Seu número é confidencial, mas “centenas” de russos que lutam ao lado dos soldados ucranianos na região de Donetsk (leste), em uma legião chamada “Liberdade da Rússia”, não se consideram “traidores”.

Quando seu porta-voz, “César”, se encontra com jornalistas, costuma levá-los às ruínas de um mosteiro ortodoxo em Dolina, em uma área recuperada pelo exército ucraniano há alguns meses.

A cúpula dourada destruída, os escombros e os ícones religiosos pelo chão são, segundo ele, exemplo de “dos valores de Putin”.

“Não luto contra a pátria, luto contra o regime de Putin, contra a tirania”, diz “César”.

“Não sou um traidor. Sou um verdadeiro patriota russo”, gatante.

Criada no início da guerra, a Legião de Combatentes Russos, cujo emblema é um punho cerrado encimado pelas palavras “Liberdade” e “Rússia”, faz parte do corpo internacional de voluntários do exército ucraniano.

Segundo “César”, a legião tem “centenas” de russos que, após receberem dois meses de treinamento, foram destacados a partir de maio no Donbass, a região de mineração no leste da Ucrânia que Moscou tenta conquistar integralmente.

Seus homens estão mobilizados principalmente em Bakhmut, um dos pontos mais quentes da frente oriental, cenário de combates ferozes entre as tropas russas e ucranianas há vários meses.

Atuam principalmente na artilharia e estão sob o comando de oficiais ucranianos.

“São combatentes motivados e profissionais, fazem seu trabalho perfeitamente”, declara um oficial ucraniano que preferiu não se identificar.

Os recrutas passaram por inúmeras entrevistas, testes psicológicos e até um detector de mentiras para evitar qualquer risco de infiltração, explica.

– Importância política –

“Participam da guerra, mas não têm um impacto significativo, devido ao seu pequeno número”, comenta, por sua vez, o especialista militar ucraniano Oleg Khdanov.

“Sua importância é mais política. É bom para a Ucrânia poder mostrar que existem russos que apoiam a democracia e a liberdade e que lutam do lado certo”, diz.

É difícil saber quem exatamente são os “patriotas russos” que compõem a legião e quais são suas motivações.

Tikhiy, um operário de Togliatti, a capital russa do automóvel localizada 800 quilômetros de Moscou, vem de uma família mista e sua esposa, que conheceu na Rússia, é ucraniana.

“Ela não entenderia se ficássemos na Rússia”, afirma o pai de dois filhos, que visitava a família em Kiev na época da invasão.

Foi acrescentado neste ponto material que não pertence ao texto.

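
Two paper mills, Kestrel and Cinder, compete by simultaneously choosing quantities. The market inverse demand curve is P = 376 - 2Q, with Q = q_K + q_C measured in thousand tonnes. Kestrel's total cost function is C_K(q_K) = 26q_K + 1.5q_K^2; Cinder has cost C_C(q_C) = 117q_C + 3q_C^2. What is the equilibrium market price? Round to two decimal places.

251.91

Kestrel's profit: π_K = (376 - 2Q)q_K - (26q_K + (3/2)q_K²). Setting ∂π_K/∂q_K = 0: 350 - 7q_K - 2(q_C) = 0.
Cinder's first-order condition: 259 - 10q_C - 2(q_K) = 0.
Best responses: q_K = (350 - 2q_C)/7, q_C = (259 - 2q_K)/10.
Solving the pair: q_K = 497/11, q_C = 371/22.
Total output Q = 1365/22, so price P = 376 - 2·(1365/22) = 251.9091.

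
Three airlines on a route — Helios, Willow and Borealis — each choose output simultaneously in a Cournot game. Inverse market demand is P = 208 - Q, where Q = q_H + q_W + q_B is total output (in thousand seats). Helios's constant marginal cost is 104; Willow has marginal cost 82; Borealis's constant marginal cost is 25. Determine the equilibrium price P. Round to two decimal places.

104.75

Helios's profit: π_H = (208 - Q)q_H - (104q_H). Setting ∂π_H/∂q_H = 0: 104 - 2q_H - (q_W + q_B) = 0.
Willow's first-order condition: 126 - 2q_W - (q_H + q_B) = 0.
Borealis's profit: π_B = (208 - Q)q_B - (25q_B). Setting ∂π_B/∂q_B = 0: 183 - 2q_B - (q_H + q_W) = 0.
Adding the 3 conditions: 413 − 2Q − 2Q = 0, i.e. Q = 413/4.
Back-substituting: q_H = (104 − 413/4) = 3/4, q_W = (126 − 413/4) = 91/4, q_B = (183 − 413/4) = 319/4.
Total output Q = 413/4, so price P = 208 - 413/4 = 419/4.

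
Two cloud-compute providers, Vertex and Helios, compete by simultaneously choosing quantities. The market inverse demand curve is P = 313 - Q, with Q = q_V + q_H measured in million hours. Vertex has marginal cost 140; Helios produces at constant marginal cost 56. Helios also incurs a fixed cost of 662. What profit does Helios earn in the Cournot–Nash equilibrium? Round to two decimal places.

12258.11

Vertex's profit: π_V = (313 - Q)q_V - (140q_V). Setting ∂π_V/∂q_V = 0: 173 - 2q_V - (q_H) = 0.
Helios's profit: π_H = (313 - Q)q_H - (56q_H). Setting ∂π_H/∂q_H = 0: 257 - 2q_H - (q_V) = 0.
So q_V = (173 - q_H)/2 and q_H = (257 - q_V)/2.
Substituting one into the other gives q_V = 89/3 and q_H = 341/3.
Price P = 313 - 430/3 = 509/3.
Helios's profit: (509/3 - 56)·(341/3) - 662 = 12258.1111.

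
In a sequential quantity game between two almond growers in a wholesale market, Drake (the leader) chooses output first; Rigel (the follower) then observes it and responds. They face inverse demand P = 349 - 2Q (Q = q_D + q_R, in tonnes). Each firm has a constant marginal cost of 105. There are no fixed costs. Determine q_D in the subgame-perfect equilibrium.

The follower Rigel best-responds to any q_D: π_R = (349 - 2Q)q_R - 105q_R.
∂π_R/∂q_R = 244 - 2q_D - 4q_R = 0 gives the reaction function q_R = (244 - 2q_D)/4.
Drake substitutes q_R(q_D) into its own profit: π_D = q_D(349 - 2q_D - (244 - 2q_D)/2) - 105q_D = (227 - q_D)q_D - 105q_D.
Leader FOC: 122 - 2q_D = 0, so q_D = 61.
Then q_R = (244 - 2·61)/4 = 61/2.

61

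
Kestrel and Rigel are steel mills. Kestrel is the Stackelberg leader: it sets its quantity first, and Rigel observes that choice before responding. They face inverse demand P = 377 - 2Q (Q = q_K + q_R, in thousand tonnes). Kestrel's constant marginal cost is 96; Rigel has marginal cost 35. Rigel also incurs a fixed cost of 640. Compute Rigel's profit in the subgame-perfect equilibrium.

The follower Rigel best-responds to any q_K: π_R = (377 - 2Q)q_R - 35q_R.
∂π_R/∂q_R = 342 - 2q_K - 4q_R = 0 gives the reaction function q_R = (342 - 2q_K)/4.
The leader anticipates this reaction. Substituting into P = 377 - 2Q gives P = 206 - q_K, so π_K = (206 - q_K)q_K - 96q_K.
Maximising: ∂π_K/∂q_K = 110 - 2q_K = 0, giving q_K = 55.
Then q_R = (342 - 2·55)/4 = 58.
Price P = 377 - 2·113 = 151.
Rigel's profit: (151 - 35)·58 - 640 = 6088.

6088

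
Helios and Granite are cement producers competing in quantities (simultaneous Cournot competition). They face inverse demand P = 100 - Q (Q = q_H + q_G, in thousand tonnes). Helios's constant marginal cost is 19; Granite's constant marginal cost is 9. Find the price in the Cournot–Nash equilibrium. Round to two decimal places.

42.67

Helios's profit: π_H = (100 - Q)q_H - (19q_H). Setting ∂π_H/∂q_H = 0: 81 - 2q_H - (q_G) = 0.
Granite's profit: π_G = (100 - Q)q_G - (9q_G). Setting ∂π_G/∂q_G = 0: 91 - 2q_G - (q_H) = 0.
Best responses: q_H = (81 - q_G)/2, q_G = (91 - q_H)/2.
Solving the pair: q_H = 71/3, q_G = 101/3.
Total output Q = 172/3, so price P = 100 - 172/3 = 128/3.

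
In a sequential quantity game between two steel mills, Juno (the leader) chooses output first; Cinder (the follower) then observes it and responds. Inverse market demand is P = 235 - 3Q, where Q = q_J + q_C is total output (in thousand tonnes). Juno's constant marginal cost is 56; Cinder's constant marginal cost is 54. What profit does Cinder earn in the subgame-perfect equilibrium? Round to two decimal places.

713.02

The follower Cinder best-responds to any q_J: π_C = (235 - 3Q)q_C - 54q_C.
Setting the follower's marginal profit to zero, 181 - 3q_J - 6q_C = 0, i.e. q_C = (181 - 3q_J)/6.
The leader anticipates this reaction. Substituting into P = 235 - 3Q gives P = 289/2 - (3/2)q_J, so π_J = (289/2 - (3/2)q_J)q_J - 56q_J.
Leader FOC: 177/2 - 3q_J = 0, so q_J = 59/2.
Then q_C = (181 - 3·(59/2))/6 = 185/12.
Price P = 235 - 3·(539/12) = 401/4.
Cinder's profit: (401/4 - 54)·(185/12) = 713.0208.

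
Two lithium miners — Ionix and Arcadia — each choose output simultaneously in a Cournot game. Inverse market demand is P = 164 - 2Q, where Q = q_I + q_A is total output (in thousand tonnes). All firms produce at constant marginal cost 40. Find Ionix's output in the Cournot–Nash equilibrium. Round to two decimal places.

Each firm earns π_i = (164 - 2Q)q_i - 40q_i.
First-order condition (treating rivals' output as given): 124 - 4q_i - 2q_j = 0.
By symmetry each firm produces the same amount; substituting q_j = q_i yields q_i = 124/6 = 62/3.

20.67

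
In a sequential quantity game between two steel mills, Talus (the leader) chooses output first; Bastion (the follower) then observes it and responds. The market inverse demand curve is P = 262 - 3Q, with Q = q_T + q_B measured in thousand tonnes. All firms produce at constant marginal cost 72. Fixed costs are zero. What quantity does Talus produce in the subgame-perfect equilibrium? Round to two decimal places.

31.67

Solve by backward induction. Given q_T, the follower Bastion maximises π_B = (262 - 3q_T - 3q_B)q_B - 72q_B.
Setting the follower's marginal profit to zero, 190 - 3q_T - 6q_B = 0, i.e. q_B = (190 - 3q_T)/6.
Talus substitutes q_B(q_T) into its own profit: π_T = q_T(262 - 3q_T - (190 - 3q_T)/2) - 72q_T = (167 - (3/2)q_T)q_T - 72q_T.
Leader FOC: 95 - 3q_T = 0, so q_T = 95/3.
Then q_B = (190 - 3·(95/3))/6 = 95/6.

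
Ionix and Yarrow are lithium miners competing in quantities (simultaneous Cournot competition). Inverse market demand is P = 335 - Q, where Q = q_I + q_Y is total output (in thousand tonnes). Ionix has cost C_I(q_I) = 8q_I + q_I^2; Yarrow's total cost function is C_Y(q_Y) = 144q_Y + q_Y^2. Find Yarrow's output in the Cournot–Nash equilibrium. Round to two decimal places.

29.13

Ionix's profit: π_I = (335 - Q)q_I - (8q_I + q_I²). Setting ∂π_I/∂q_I = 0: 327 - 4q_I - (q_Y) = 0.
Yarrow's profit: π_Y = (335 - Q)q_Y - (144q_Y + q_Y²). Setting ∂π_Y/∂q_Y = 0: 191 - 4q_Y - (q_I) = 0.
Rearranging gives the reaction functions q_I = (327 - q_Y)/4 and q_Y = (191 - q_I)/4.
Solving the pair: q_I = 1117/15, q_Y = 437/15.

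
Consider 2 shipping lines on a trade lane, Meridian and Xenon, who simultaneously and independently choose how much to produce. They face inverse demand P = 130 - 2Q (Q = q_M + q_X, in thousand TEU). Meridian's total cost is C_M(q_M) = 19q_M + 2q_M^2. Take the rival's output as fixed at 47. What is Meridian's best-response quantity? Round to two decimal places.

With the rival's output fixed at 47, Meridian's profit is π_M = (130 - 2·47 - 2q_M)q_M - (19q_M + 2q_M²) = (36 - 2q_M)q_M - (19q_M + 2q_M²).
∂π_M/∂q_M = 17 - 8q_M = 0, so q_M = 17/8.

2.13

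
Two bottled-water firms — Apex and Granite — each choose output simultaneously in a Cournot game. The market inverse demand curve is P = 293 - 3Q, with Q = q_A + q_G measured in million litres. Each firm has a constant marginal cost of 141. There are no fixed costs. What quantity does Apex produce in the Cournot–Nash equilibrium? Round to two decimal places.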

Nunca mais voltaram à Rússia e ele se alistou na legião do exército ucraniano. Quase não tem contato com sua família na Rússia, que não entende sua decisão.

“Eles sofreram um pouco de lavagem cerebral. Mas sei que estão preocupados comigo”.

Tikhiy pediu a cidadania ucraniana, mas só poderá obtê-la após o fim da guerra. “No momento ainda tenho o passaporte do inimigo”.

– “Nacionalista” –

“César” é natural de São Petersburgo, onde era fisioterapeuta. Ele afirma ter motivação política e se descreve como um “nacionalista de direita” que acredita que o regime de Vladimir Putin só pode ser derrubado pela força.

Não confia nos adversários de Putin, “todos fantoches”, segundo ele, e acredita que seus compatriotas “não querem ver nem ouvir nada”.

“A Rússia está morrendo. Se você visitar as cidades, verá bêbados, viciados em drogas, criminosos. As pessoas estão sofrendo”, declara.

“Isso é o resultado de 20 anos de Putin. Seu sistema, seu governo, seus deputados, são todos uma merda. São perdedores, corruptos, ladrões, que só pensam em viver com dinheiro e prazer. Não é assim que se governa”, diz.

A invasão russa da Ucrânia em 24 de fevereiro foi o estopim que o fez decidir levar a esposa e os quatro filhos para Kiev.

“Eles também vivem com medo dos bombardeios e do frio, mas concordam com minhas decisões”, diz “César”, que fala abertamente já que sua família está “segura” na Ucrânia.